For one thing, suppliers often purchased current inventory at inflationary heights and have to sell through that stock at a price point that allows them to make a profit and run a viable business based on what they paid for the goods. Plus, the cost of labor – both domestically and abroad – has increased relative to what it was before the inflationary period set in. Due to those and other factors, the prices promo suppliers charge distributors will, broadly speaking, either hold steady or increase in 2023.

6.5%
is how much the Consumer Price Index, a key inflation measure, rose year over year in December 2022. While up, it was the smallest annual increase since October 2021, suggesting, along with other indicators, that inflation may have peaked.

(U.S. Labor Department)

“The worst of inflation is behind us, but it will still be a factor in 2023, generally driving 4-6% year-over-year price increases,” says Walsh. “While we may all hear reports of reductions in supply chain areas such as transportation or raw materials, those savings will be more than offset by labor rate increases to maintain a professional team that can deliver the experience distributors have come to expect.”

Sylva says “some upward price movement is still possible in 2023, but we wouldn’t expect it to be as drastic as in 2022.” Pantano asserts that no immediate price increases or decreases are on the horizon at alphabroder. Mackay says dropping prices now could lead to margin reductions that would be “financially devastating for most suppliers, as they’re just returning to slight profitability following the mountain of unforeseen costs that they’ve endured the past couple years.”
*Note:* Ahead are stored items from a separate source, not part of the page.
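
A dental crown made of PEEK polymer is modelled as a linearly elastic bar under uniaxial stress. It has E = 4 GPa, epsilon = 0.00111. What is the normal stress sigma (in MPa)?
Model: a linearly elastic bar under uniaxial stress, so sigma = E·epsilon.
Convert to SI units:
  E = 4 GPa = 4 × 10⁹ Pa
Substitute:
  sigma = (4 × 10⁹) × 0.00111
  sigma = 4.44 × 10⁶ Pa
Convert: sigma = 4.44 × 10⁶ Pa = 4.44 MPa
Final answer: sigma = 4.44 MPa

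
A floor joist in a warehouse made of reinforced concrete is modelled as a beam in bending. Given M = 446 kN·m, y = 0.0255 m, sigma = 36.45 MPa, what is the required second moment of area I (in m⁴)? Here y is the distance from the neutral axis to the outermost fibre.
Model: a beam in bending, so sigma = (M·y) / I.
Solve for I: I = (M·y) / sigma.
Convert to SI units:
  M = 446 kN·m = 446000 N·m
  sigma = 36.45 MPa = 3.645 × 10⁷ Pa
Substitute:
  I = (446000 × 0.0255) / (3.645 × 10⁷)
  I = 0.000312 m⁴
Final answer: I = 0.000312 m⁴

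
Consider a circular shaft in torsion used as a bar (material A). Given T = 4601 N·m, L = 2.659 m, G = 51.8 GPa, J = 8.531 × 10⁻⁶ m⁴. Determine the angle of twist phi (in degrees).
Model: a circular shaft in torsion, so phi = (T·L) / (G·J).
Convert to SI units:
  G = 51.8 GPa = 5.18 × 10¹⁰ Pa
Substitute:
  phi = (4601 × 2.659) / ((5.18 × 10¹⁰) × (8.531 × 10⁻⁶))
  phi = 0.02768 rad
Convert to degrees: phi = 0.02768 × 180/π = 1.586°
Final answer: phi = 1.586°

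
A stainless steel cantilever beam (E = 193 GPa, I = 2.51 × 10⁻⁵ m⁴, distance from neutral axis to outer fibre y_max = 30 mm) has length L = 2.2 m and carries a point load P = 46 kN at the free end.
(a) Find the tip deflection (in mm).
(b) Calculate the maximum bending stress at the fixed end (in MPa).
(a) Tip deflection of a cantilever with an end point load: δ = P·L^3 / (3·E·I). Convert P = 46 kN = 46000 N, E = 193 GPa = 1.93 × 10¹¹ Pa.
  δ = (46000 × 2.2^3) / (3 × (1.93 × 10¹¹) × (2.51 × 10⁻⁵)) = 0.0337 m = 33.7 mm
(b) Maximum bending moment at the fixed end: M = P·L = 46000 × 2.2 = 101200 N·m. Convert y_max = 30 mm = 0.03 m.
  σ = M·y_max / I = (101200 × 0.03) / (2.51 × 10⁻⁵) = 1.21 × 10⁸ Pa = 121 MPa
Final answer: (a) δ = 33.7 mm, (b) σ = 121 MPa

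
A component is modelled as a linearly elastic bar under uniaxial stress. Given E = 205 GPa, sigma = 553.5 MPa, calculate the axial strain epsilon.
Model: a linearly elastic bar under uniaxial stress, so sigma = E·epsilon.
Solve for epsilon: epsilon = sigma / E.
Convert to SI units:
  E = 205 GPa = 2.05 × 10¹¹ Pa
  sigma = 553.5 MPa = 5.535 × 10⁸ Pa
Substitute:
  epsilon = (5.535 × 10⁸) / (2.05 × 10¹¹)
  epsilon = 0.0027
Final answer: epsilon = 0.0027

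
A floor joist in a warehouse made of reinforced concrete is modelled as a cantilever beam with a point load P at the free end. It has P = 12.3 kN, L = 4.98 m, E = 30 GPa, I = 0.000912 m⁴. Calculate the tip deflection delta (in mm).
Model: a cantilever beam with a point load P at the free end, so delta = (P·L^3) / (3·E·I).
Convert to SI units:
  P = 12.3 kN = 12300 N
  E = 30 GPa = 3 × 10¹⁰ Pa
Substitute:
  delta = (12300 × 4.98^3) / (3 × (3 × 10¹⁰) × 0.000912)
  delta = 0.01851 m
Convert: delta = 0.01851 m = 18.51 mm
Final answer: delta = 18.51 mm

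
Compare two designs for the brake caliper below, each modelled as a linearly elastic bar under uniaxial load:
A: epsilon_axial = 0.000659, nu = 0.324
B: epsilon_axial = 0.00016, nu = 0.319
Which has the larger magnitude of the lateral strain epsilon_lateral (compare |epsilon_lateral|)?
Model: a linearly elastic bar under uniaxial load, so epsilon_lateral = -nu·epsilon_axial (SI units).
  A: epsilon_lateral = -(0.324 × 0.000659) = -0.0002135
  B: epsilon_lateral = -(0.319 × 0.00016) = -5.104 × 10⁻⁵
|epsilon_lateral|: A = 0.0002135, B = 5.104 × 10⁻⁵, so A is larger in magnitude.
Final answer: A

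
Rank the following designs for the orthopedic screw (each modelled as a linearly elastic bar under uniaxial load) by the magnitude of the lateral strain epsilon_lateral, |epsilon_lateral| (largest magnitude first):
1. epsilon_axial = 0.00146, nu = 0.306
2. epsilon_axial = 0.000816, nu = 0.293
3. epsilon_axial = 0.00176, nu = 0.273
Model: a linearly elastic bar under uniaxial load, so epsilon_lateral = -nu·epsilon_axial (SI units).
  Case 1: epsilon_lateral = -(0.306 × 0.00146) = -0.0004468
  Case 2: epsilon_lateral = -(0.293 × 0.000816) = -0.0002391
  Case 3: epsilon_lateral = -(0.273 × 0.00176) = -0.0004805
Ordering by |epsilon_lateral|: 0.0004805 (case 3) > 0.0004468 (case 1) > 0.0002391 (case 2)
Final answer: 3, 1, 2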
Mackay also has some good news on pricing for distributors. “Price increases will cool by mid-2023,” he says, “and we’ll enter a more stabilized pricing environment.”

One potential outlier to keep an eye on is end-buyer demand. Should a recession or other factors trigger a sharp decline in demand for promo items, some suppliers could be tempted to drop prices in an effort to move the large quantities of inventory they’ve brought in, as retailers did during the final third or so of 2022. Still, there’s no indication yet from top executives that such a move would be in the cards.